Pergeseran spasial lebih pada keretakan yang terjadi tidak hanya pada pusat produksi kapital tetapi juga di wilayah non-kapital, sedangkan ruang-ruang geografi belum tentu dapat menjamin adanya modal kapital itu sendiri. Contohnya: kolonialisme & imperialisme baru yang dampaknya muncul di negara-negara berkembang. Dampak lainnya, pergeseran temporal, antara ‘waktu kapital’ dan ‘waktu alam’, tidak pernah setara. Selalu terjadi keretakan sebab ‘elastisitas’ menjadi tantangan bagi kapital. Teknologi menjadi wahana pelarian untuk mengisi keterbatasan ‘waktu-tunggu’, tetapi tidak selamanya teknologi dapat menjamin percepatan atas ‘waktu-tunggu’ tersebut.

Saito lantas memperhatikan bahwa kapitalisme selalu menerapkan berbagai strategi untuk mempertahankan profit sebesar-besarnya.

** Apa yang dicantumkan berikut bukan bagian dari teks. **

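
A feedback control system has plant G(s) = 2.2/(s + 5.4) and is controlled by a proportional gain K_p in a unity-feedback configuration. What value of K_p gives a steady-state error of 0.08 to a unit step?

The loop is type 0, so e_ss(step) = 1/(1 + K_pos) with K_pos = K_p·G(0).
G(0) = 0.4074. Require 1/(1 + K_p·0.4074) = 0.08, so 1 + 0.4074·K_p = 12.5.
K_p = (12.5 − 1)/0.4074 = 28.2.

K_p = 28.2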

Kapitalisme dapat memperluas permasalahan dari sentral ke periferal, atau, mengambil inspirasi dari Rosa Luxemburg, membawa kapital selalu mencari ruang eksploitasi di luar dari tanah-jajahan. Kontrol dan pemusatan kekuasaan atas sumber daya alam di tengah-tengah krisis menjadi hal yang diperjualbelikan.

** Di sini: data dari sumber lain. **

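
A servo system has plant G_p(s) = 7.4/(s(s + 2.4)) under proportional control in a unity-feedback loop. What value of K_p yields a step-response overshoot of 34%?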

Jika Luxemburg sangat memperhatikan dimensi eksternalisasi kapitalisme, yang tidak hanya bercokol di dalam ruang produksi pabrik tetapi bekerja melintasi benua untuk membuka wilayah jajahan baru, maka Saito mengafirmasinya melalui tiga ‘pergeseran’ keretakan sebelumnya. Melalui tiga pergeseran keretakan tersebut, krisis akumulasi kapital dapat diciptakan, dipindahkan sesuka hati, dengan penuh kuasa. Inilah bentuk baru kapitalisme global yang tanpa sekat.

Namun, apakah kondisi ini dapat kita kata sebagai model baru ekologi-dunia yang monistik? Sekilas tampaknya iya. Tetapi apakah monistik dapat menyelamatkan kita dari krisis antroposen-kapitalosen? Saito memilih untuk mengadopsi ‘dualisme metodologis’.

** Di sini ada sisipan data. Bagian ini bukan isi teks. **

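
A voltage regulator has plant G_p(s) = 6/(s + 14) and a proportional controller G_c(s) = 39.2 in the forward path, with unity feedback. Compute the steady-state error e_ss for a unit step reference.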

Saito kembali menyelami pemikiran György Lukács (1971) untuk merumuskan bagaimana teori metabolis itu dimungkinkan bekerja pada dimensi ontologi monisme, dan apa saja dampaknya ketika kita mengafirmasi landasan ontologi yang serupa.

Pertama, kita perlu memahami bahwa baik keduanya, Yang-Alam dan Yang-Sosial, tidak pernah terpisahkan bahkan sejak masa sebelum adanya kapitalisme. Tetapi, pada level tertentu, Lukacs (dalam penekanan baru Saito) menyadari adanya bentuk-bentuk sosial yang tidak dapat terpisahkan dengan materialitas atas alam itu sendiri. Uang contoh dari komoditas, uang selalu bertopang pada ‘bearer’ emas, begitu pun bentuk komoditas sosial lainnya. Apa yang membuatnya sulit untuk dibedakan pada dimensi ‘hibriditas’ ialah ketika daya sosial mereifikasi ‘nilai-guna’ suatu hal berdasarkan pada ‘komoditas’, ‘uang’, dan ‘kapital’, yang digunakan untuk menggantikan ‘penyusun material’/material bearer dan menjadikannya logika valorisasi kapital dalam kaitannya ‘nilai-lebih’.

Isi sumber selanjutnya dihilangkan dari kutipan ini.